Oh, and snakes かむ they don't さす. ;)

User avatar
Mike Cash
Posts: 2737
Joined: Sun 08.20.2006 3:38 am
Native language: English

RE: Politeness question.

Post by Mike Cash » Tue 10.17.2006 5:24 am

In actual point of fact, the Talking Dog 現象 applies here.

It wouldn't much matter what politeness level you chose, the fact that you spoke in Japanese would be all they would focus on.

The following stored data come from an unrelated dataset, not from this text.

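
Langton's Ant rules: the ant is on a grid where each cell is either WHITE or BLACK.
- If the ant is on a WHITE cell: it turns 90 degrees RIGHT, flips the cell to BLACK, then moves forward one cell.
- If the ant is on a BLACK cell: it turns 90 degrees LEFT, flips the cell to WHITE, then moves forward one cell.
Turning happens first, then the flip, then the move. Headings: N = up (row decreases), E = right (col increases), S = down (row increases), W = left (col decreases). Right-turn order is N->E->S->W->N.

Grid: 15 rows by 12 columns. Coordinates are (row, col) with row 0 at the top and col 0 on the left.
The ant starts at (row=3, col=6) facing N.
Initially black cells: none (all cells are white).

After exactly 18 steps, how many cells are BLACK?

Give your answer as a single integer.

Step 1: on WHITE (3,6): turn R to E, flip to black, move to (3,7). |black|=1
Step 2: on WHITE (3,7): turn R to S, flip to black, move to (4,7). |black|=2
Step 3: on WHITE (4,7): turn R to W, flip to black, move to (4,6). |black|=3
Step 4: on WHITE (4,6): turn R to N, flip to black, move to (3,6). |black|=4
Step 5: on BLACK (3,6): turn L to W, flip to white, move to (3,5). |black|=3
Step 6: on WHITE (3,5): turn R to N, flip to black, move to (2,5). |black|=4
Step 7: on WHITE (2,5): turn R to E, flip to black, move to (2,6). |black|=5
Step 8: on WHITE (2,6): turn R to S, flip to black, move to (3,6). |black|=6
Step 9: on WHITE (3,6): turn R to W, flip to black, move to (3,5). |black|=7
Step 10: on BLACK (3,5): turn L to S, flip to white, move to (4,5). |black|=6
Step 11: on WHITE (4,5): turn R to W, flip to black, move to (4,4). |black|=7
Step 12: on WHITE (4,4): turn R to N, flip to black, move to (3,4). |black|=8
Step 13: on WHITE (3,4): turn R to E, flip to black, move to (3,5). |black|=9
Step 14: on WHITE (3,5): turn R to S, flip to black, move to (4,5). |black|=10
Step 15: on BLACK (4,5): turn L to E, flip to white, move to (4,6). |black|=9
Step 16: on BLACK (4,6): turn L to N, flip to white, move to (3,6). |black|=8
Step 17: on BLACK (3,6): turn L to W, flip to white, move to (3,5). |black|=7
Step 18: on BLACK (3,5): turn L to S, flip to white, move to (4,5). |black|=6

Answer: 6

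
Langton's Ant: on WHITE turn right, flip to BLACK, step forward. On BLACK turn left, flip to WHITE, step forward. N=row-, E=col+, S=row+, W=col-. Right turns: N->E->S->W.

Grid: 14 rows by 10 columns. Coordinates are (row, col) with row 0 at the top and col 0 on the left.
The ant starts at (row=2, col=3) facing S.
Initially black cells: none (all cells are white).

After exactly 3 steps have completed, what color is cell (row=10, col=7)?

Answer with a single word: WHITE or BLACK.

Step 1: on WHITE (2,3): turn R to W, flip to black, move to (2,2). |black|=1
Step 2: on WHITE (2,2): turn R to N, flip to black, move to (1,2). |black|=2
Step 3: on WHITE (1,2): turn R to E, flip to black, move to (1,3). |black|=3

Answer: WHITE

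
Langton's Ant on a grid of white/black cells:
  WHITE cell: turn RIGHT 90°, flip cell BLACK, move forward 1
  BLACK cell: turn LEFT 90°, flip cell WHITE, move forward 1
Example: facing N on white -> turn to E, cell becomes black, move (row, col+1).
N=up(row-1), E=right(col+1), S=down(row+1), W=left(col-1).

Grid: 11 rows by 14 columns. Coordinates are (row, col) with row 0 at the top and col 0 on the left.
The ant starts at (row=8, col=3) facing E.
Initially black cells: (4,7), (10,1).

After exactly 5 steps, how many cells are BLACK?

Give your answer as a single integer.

Step 1: on WHITE (8,3): turn R to S, flip to black, move to (9,3). |black|=3
Step 2: on WHITE (9,3): turn R to W, flip to black, move to (9,2). |black|=4
Step 3: on WHITE (9,2): turn R to N, flip to black, move to (8,2). |black|=5
Step 4: on WHITE (8,2): turn R to E, flip to black, move to (8,3). |black|=6
Step 5: on BLACK (8,3): turn L to N, flip to white, move to (7,3). |black|=5

Answer: 5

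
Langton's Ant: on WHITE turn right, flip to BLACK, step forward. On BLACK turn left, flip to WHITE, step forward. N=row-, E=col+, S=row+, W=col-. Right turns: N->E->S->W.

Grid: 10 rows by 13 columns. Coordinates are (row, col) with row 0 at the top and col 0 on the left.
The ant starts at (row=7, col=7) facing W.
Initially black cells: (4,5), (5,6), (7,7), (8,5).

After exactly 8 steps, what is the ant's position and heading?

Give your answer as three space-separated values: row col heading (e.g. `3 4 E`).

Step 1: on BLACK (7,7): turn L to S, flip to white, move to (8,7). |black|=3
Step 2: on WHITE (8,7): turn R to W, flip to black, move to (8,6). |black|=4
Step 3: on WHITE (8,6): turn R to N, flip to black, move to (7,6). |black|=5
Step 4: on WHITE (7,6): turn R to E, flip to black, move to (7,7). |black|=6
Step 5: on WHITE (7,7): turn R to S, flip to black, move to (8,7). |black|=7
Step 6: on BLACK (8,7): turn L to E, flip to white, move to (8,8). |black|=6
Step 7: on WHITE (8,8): turn R to S, flip to black, move to (9,8). |black|=7
Step 8: on WHITE (9,8): turn R to W, flip to black, move to (9,7). |black|=8

Answer: 9 7 W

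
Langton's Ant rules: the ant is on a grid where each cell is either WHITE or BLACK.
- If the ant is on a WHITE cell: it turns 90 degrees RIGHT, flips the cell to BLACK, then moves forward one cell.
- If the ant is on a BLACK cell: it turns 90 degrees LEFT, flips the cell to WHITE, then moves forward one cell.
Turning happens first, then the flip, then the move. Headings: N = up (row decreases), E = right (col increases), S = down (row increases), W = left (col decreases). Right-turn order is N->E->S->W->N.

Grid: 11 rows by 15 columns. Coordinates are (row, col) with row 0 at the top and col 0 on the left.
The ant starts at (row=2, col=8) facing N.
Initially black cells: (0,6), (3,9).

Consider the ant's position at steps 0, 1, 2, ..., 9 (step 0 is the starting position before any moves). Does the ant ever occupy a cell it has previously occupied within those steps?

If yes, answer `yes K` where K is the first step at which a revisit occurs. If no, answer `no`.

Answer: yes 6

Derivation:
Step 1: on WHITE (2,8): turn R to E, flip to black, move to (2,9). |black|=3 — new cell
Step 2: on WHITE (2,9): turn R to S, flip to black, move to (3,9). |black|=4 — new cell
Step 3: on BLACK (3,9): turn L to E, flip to white, move to (3,10). |black|=3 — new cell
Step 4: on WHITE (3,10): turn R to S, flip to black, move to (4,10). |black|=4 — new cell
Step 5: on WHITE (4,10): turn R to W, flip to black, move to (4,9). |black|=5 — new cell
Step 6: on WHITE (4,9): turn R to N, flip to black, move to (3,9). |black|=6 — REVISIT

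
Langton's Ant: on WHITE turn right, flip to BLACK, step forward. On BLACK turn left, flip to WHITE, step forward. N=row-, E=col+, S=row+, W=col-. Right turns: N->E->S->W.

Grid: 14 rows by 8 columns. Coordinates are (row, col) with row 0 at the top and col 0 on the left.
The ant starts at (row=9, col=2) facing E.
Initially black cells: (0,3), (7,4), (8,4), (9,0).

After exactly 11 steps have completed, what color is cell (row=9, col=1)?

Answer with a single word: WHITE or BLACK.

Step 1: on WHITE (9,2): turn R to S, flip to black, move to (10,2). |black|=5
Step 2: on WHITE (10,2): turn R to W, flip to black, move to (10,1). |black|=6
Step 3: on WHITE (10,1): turn R to N, flip to black, move to (9,1). |black|=7
Step 4: on WHITE (9,1): turn R to E, flip to black, move to (9,2). |black|=8
Step 5: on BLACK (9,2): turn L to N, flip to white, move to (8,2). |black|=7
Step 6: on WHITE (8,2): turn R to E, flip to black, move to (8,3). |black|=8
Step 7: on WHITE (8,3): turn R to S, flip to black, move to (9,3). |black|=9
Step 8: on WHITE (9,3): turn R to W, flip to black, move to (9,2). |black|=10
Step 9: on WHITE (9,2): turn R to N, flip to black, move to (8,2). |black|=11
Step 10: on BLACK (8,2): turn L to W, flip to white, move to (8,1). |black|=10
Step 11: on WHITE (8,1): turn R to N, flip to black, move to (7,1). |black|=11

Answer: BLACK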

(Nobody would notice how well a dog spoke, since they'd be too busy being fascinated that it spoke at all).

User avatar
two_heads_talking
Posts: 4137
Joined: Thu 04.06.2006 11:03 am
Native language: English

RE: Politeness question.

Post by two_heads_talking » Tue 10.17.2006 10:45 am

I a case of which should I do and which should I not do? Always error on the side of being too polite. It may sound odd to you, and your friends might not want you to speak so politely, in which case they will let you know you don't have to be so formal, but it is much better to be too polite than not polite enough..

The same goes for English.. saying yeah man when asked to do something by a superior at work may seem cool to your buddies, but your boss might fight it even the least bit offputting and that could be the end of you.

richvh
Posts: 6480
Joined: Thu 09.29.2005 10:35 pm
Contact:

RE: Politeness question.

Post by richvh » Tue 10.17.2006 10:52 am

After looking at the edict entries, I take it that さす is for insect bites and the like?
Richard VanHouten
ゆきの物語

User avatar
Oyaji
Posts: 1334
Joined: Sun 04.30.2006 9:57 pm

RE: Politeness question.

Post by Oyaji » Tue 10.17.2006 11:27 am

Yes, 「刺す」(さす) is what spiders, mosquitos, bees, scorpions, jellyfish, and thugs do. "sting" "prick" "stab".

「噛む」(かむ) is what animals, snakes, and babies do. "bite".